Old books are drawn to me as surely as Wooly Willy's beard is drawn to the magnetic pencil. ) I was just casually glancing at a bookcase at a tag sale today when The War-Time Guide Book caught my eye and demanded that I purchase it. It was only $2.50, so I did not resist.
This book was published in 1942 by the Popular Science Publishing Company, Inc. and it has two parts that are complete books themselves with their own indexes. Part I is titled, "Make It Yourself," and it includes, "Formulas, recipes, methods and secret processes for the handy man in meeting a multitude of household needs." Part II is titled, "Fix It Yourself," and its topics are, "Home maintenance and repairs in carpentry, plumbing, electrical equipment, concrete, metal work and automobiles." On the facing page, readers are advised that the book's publishers take do not guarantee and take no responsibility for the results of any recipe in the book. Hmmm.
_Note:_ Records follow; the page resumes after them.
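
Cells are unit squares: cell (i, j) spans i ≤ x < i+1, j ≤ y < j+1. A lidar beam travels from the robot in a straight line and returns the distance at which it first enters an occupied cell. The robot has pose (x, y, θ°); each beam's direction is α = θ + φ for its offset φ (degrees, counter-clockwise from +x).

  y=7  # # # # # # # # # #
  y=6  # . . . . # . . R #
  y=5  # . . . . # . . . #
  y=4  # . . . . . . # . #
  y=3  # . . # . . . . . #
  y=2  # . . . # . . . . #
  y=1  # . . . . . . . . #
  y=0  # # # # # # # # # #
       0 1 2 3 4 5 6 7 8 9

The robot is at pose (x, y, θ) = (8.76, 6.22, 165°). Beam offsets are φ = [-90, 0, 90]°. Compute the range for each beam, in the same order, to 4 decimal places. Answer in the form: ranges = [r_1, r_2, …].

ranges = [0.8075, 2.8574, 5.4041]

beam 1: φ=-90°, α=75°
  dir = (cos 75°, sin 75°) = (0.2588, 0.9659); from cell (8,6)
  next x-line at t=0.9273, next y-line at t=0.8075; Δt_x=3.8637, Δt_y=1.0353
    y: enter (8,7) at t=0.8075 ← occupied
  → r_1 = 0.8075
beam 2: φ=0°, α=165°
  dir = (cos 165°, sin 165°) = (-0.9659, 0.2588); from cell (8,6)
  next x-line at t=0.7868, next y-line at t=3.0137; Δt_x=1.0353, Δt_y=3.8637
    x: enter (7,6) at t=0.7868
    x: enter (6,6) at t=1.8221
    x: enter (5,6) at t=2.8574 ← occupied
  → r_2 = 2.8574
beam 3: φ=90°, α=255°
  dir = (cos 255°, sin 255°) = (-0.2588, -0.9659); from cell (8,6)
  next x-line at t=2.9364, next y-line at t=0.2278; Δt_x=3.8637, Δt_y=1.0353
    y: enter (8,5) at t=0.2278
    y: enter (8,4) at t=1.2630
    y: enter (8,3) at t=2.2983
    x: enter (7,3) at t=2.9364
    y: enter (7,2) at t=3.3336
    y: enter (7,1) at t=4.3689
    y: enter (7,0) at t=5.4041 ← occupied
  → r_3 = 5.4041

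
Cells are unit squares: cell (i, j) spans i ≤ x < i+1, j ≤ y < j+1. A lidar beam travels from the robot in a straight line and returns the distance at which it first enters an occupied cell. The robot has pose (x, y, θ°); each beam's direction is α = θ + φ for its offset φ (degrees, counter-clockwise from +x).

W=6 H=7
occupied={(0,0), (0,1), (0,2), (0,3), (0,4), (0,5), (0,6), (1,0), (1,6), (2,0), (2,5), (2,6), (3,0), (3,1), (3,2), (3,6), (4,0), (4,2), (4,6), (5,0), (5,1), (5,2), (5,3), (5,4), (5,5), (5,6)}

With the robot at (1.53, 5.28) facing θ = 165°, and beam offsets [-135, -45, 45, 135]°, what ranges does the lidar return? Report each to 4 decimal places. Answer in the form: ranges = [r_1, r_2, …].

beam 1: φ=-135°, α=30°
  dir = (cos 30°, sin 30°) = (0.8660, 0.5000); from cell (1,5)
  next x-line at t=0.5427, next y-line at t=1.4400; Δt_x=1.1547, Δt_y=2.0000
    x: enter (2,5) at t=0.5427 ← occupied
  → r_1 = 0.5427
beam 2: φ=-45°, α=120°
  dir = (cos 120°, sin 120°) = (-0.5000, 0.8660); from cell (1,5)
  next x-line at t=1.0600, next y-line at t=0.8314; Δt_x=2.0000, Δt_y=1.1547
    y: enter (1,6) at t=0.8314 ← occupied
  → r_2 = 0.8314
beam 3: φ=45°, α=210°
  dir = (cos 210°, sin 210°) = (-0.8660, -0.5000); from cell (1,5)
  next x-line at t=0.6120, next y-line at t=0.5600; Δt_x=1.1547, Δt_y=2.0000
    y: enter (1,4) at t=0.5600
    x: enter (0,4) at t=0.6120 ← occupied
  → r_3 = 0.6120
beam 4: φ=135°, α=300°
  dir = (cos 300°, sin 300°) = (0.5000, -0.8660); from cell (1,5)
  next x-line at t=0.9400, next y-line at t=0.3233; Δt_x=2.0000, Δt_y=1.1547
    y: enter (1,4) at t=0.3233
    x: enter (2,4) at t=0.9400
    y: enter (2,3) at t=1.4780
    y: enter (2,2) at t=2.6327
    x: enter (3,2) at t=2.9400 ← occupied
  → r_4 = 2.9400

ranges = [0.5427, 0.8314, 0.6120, 2.9400]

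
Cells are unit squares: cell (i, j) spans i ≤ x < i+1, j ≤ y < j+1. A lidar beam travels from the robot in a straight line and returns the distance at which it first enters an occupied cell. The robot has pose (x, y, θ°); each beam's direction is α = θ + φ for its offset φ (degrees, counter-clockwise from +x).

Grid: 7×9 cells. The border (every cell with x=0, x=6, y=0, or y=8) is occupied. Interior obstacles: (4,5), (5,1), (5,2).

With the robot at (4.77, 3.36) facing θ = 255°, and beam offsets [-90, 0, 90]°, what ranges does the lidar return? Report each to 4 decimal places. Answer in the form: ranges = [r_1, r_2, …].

ranges = [3.9030, 2.4433, 1.2734]

beam 1: φ=-90°, α=165°
  cosα=-0.9659 sinα=0.2588 | (4,3) | tMaxX 0.7972 tMaxY 2.4728 | tΔX 1.0353 tΔY 3.8637
    t=0.7972 [x] (3,3)
    t=1.8324 [x] (2,3)
    t=2.4728 [y] (2,4)
    t=2.8677 [x] (1,4)
    t=3.9030 [x] (0,4) — stop
  → r_1 = 3.9030
beam 2: φ=0°, α=255°
  cosα=-0.2588 sinα=-0.9659 | (4,3) | tMaxX 2.9751 tMaxY 0.3727 | tΔX 3.8637 tΔY 1.0353
    t=0.3727 [y] (4,2)
    t=1.4080 [y] (4,1)
    t=2.4433 [y] (4,0) — stop
  → r_2 = 2.4433
beam 3: φ=90°, α=345°
  cosα=0.9659 sinα=-0.2588 | (4,3) | tMaxX 0.2381 tMaxY 1.3909 | tΔX 1.0353 tΔY 3.8637
    t=0.2381 [x] (5,3)
    t=1.2734 [x] (6,3) — stop
  → r_3 = 1.2734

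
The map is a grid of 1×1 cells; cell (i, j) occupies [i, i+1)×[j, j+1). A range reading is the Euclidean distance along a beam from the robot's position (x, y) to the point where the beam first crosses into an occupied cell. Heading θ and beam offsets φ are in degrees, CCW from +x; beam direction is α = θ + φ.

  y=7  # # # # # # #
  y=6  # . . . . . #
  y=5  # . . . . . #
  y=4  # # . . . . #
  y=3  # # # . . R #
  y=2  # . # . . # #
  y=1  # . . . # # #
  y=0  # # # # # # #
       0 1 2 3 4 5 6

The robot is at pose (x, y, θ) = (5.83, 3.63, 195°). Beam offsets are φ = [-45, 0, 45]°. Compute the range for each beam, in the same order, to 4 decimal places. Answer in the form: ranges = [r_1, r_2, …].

ranges = [5.5772, 2.9298, 0.7275]

beam 1: φ=-45°, α=150°
  direction (-0.8660, 0.5000); cell (5,3); t to first gridline: x 0.9584, y 0.7400 (then +1.1547 / +2.0000)
    (5,4) via y @ 0.7400
    (4,4) via x @ 0.9584
    (3,4) via x @ 2.1131
    (3,5) via y @ 2.7400
    (2,5) via x @ 3.2678
    (1,5) via x @ 4.4225
    (1,6) via y @ 4.7400
    (0,6) via x @ 5.5772  # hit
  → r_1 = 5.5772
beam 2: φ=0°, α=195°
  direction (-0.9659, -0.2588); cell (5,3); t to first gridline: x 0.8593, y 2.4341 (then +1.0353 / +3.8637)
    (4,3) via x @ 0.8593
    (3,3) via x @ 1.8946
    (3,2) via y @ 2.4341
    (2,2) via x @ 2.9298  # hit
  → r_2 = 2.9298
beam 3: φ=45°, α=240°
  direction (-0.5000, -0.8660); cell (5,3); t to first gridline: x 1.6600, y 0.7275 (then +2.0000 / +1.1547)
    (5,2) via y @ 0.7275  # hit
  → r_3 = 0.7275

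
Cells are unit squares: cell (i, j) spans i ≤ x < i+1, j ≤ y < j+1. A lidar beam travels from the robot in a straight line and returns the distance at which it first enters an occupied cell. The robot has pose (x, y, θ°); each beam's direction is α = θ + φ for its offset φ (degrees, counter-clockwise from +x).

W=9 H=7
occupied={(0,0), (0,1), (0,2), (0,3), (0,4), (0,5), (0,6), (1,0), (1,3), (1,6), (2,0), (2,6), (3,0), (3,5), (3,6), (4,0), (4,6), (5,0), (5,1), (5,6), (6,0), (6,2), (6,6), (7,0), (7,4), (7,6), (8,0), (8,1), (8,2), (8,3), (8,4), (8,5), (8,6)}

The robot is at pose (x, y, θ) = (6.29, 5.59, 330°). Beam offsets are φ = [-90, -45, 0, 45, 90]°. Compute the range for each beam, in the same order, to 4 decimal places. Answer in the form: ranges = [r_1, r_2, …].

ranges = [5.3001, 2.6814, 1.1800, 1.5841, 0.4734]

beam 1: φ=-90°, α=240°
  cosα=-0.5000 sinα=-0.8660 | (6,5) | tMaxX 0.5800 tMaxY 0.6813 | tΔX 2.0000 tΔY 1.1547
    t=0.5800 [x] (5,5)
    t=0.6813 [y] (5,4)
    t=1.8360 [y] (5,3)
    t=2.5800 [x] (4,3)
    t=2.9907 [y] (4,2)
    t=4.1454 [y] (4,1)
    t=4.5800 [x] (3,1)
    t=5.3001 [y] (3,0) — stop
  → r_1 = 5.3001
beam 2: φ=-45°, α=285°
  cosα=0.2588 sinα=-0.9659 | (6,5) | tMaxX 2.7432 tMaxY 0.6108 | tΔX 3.8637 tΔY 1.0353
    t=0.6108 [y] (6,4)
    t=1.6461 [y] (6,3)
    t=2.6814 [y] (6,2) — stop
  → r_2 = 2.6814
beam 3: φ=0°, α=330°
  cosα=0.8660 sinα=-0.5000 | (6,5) | tMaxX 0.8198 tMaxY 1.1800 | tΔX 1.1547 tΔY 2.0000
    t=0.8198 [x] (7,5)
    t=1.1800 [y] (7,4) — stop
  → r_3 = 1.1800
beam 4: φ=45°, α=15°
  cosα=0.9659 sinα=0.2588 | (6,5) | tMaxX 0.7350 tMaxY 1.5841 | tΔX 1.0353 tΔY 3.8637
    t=0.7350 [x] (7,5)
    t=1.5841 [y] (7,6) — stop
  → r_4 = 1.5841
beam 5: φ=90°, α=60°
  cosα=0.5000 sinα=0.8660 | (6,5) | tMaxX 1.4200 tMaxY 0.4734 | tΔX 2.0000 tΔY 1.1547
    t=0.4734 [y] (6,6) — stop
  → r_5 = 0.4734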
The topics are arranged alphabetically so the first pages of the book plunge right into the War with sections on "Air Raid Protection" and "Blackouts". Thereafter the topics become more mundane, consisting mostly of many, many recipes for everything imaginable. A 22-page section is devoted to recipes for cosmetics of all sorts, from vanishing cream to grease paint for the theater. Except for the cosmetics recipes, most of the pages are devoted to formulas for things like wood finishes, poisons for flies and rats, photograph-developing solutions, glues, and so on.
It is interesting to see in the paints section that in 1942, recommended paint bases were "white lead" or "red lead". I was surprised to read that, "A form of wall decoration now much in vogue is sponge stippling," and a little later, a description of stippling using a crumpled newspaper or cloth. In 2006, those techniques are in vogue all over again.
Some of the information in this old book is so dated that it's hardly useful beyond being interesting to browse through, but some of it is still as helpful as when it was printed. For example, the step-by-step instructions of how to build a bookcase will still make the same sturdy piece of furniture today.
I had an obligation to buy this old book, you know. If I hadn't, it might have fallen into the hands of someone who didn't appreciate it for the jewel it is. I will never throw it away. It may gather some dust from time to time, but every now and then, I will get it out and enjoy it. I may eventually give it to someone who admires and deserves it. What more could an old book want?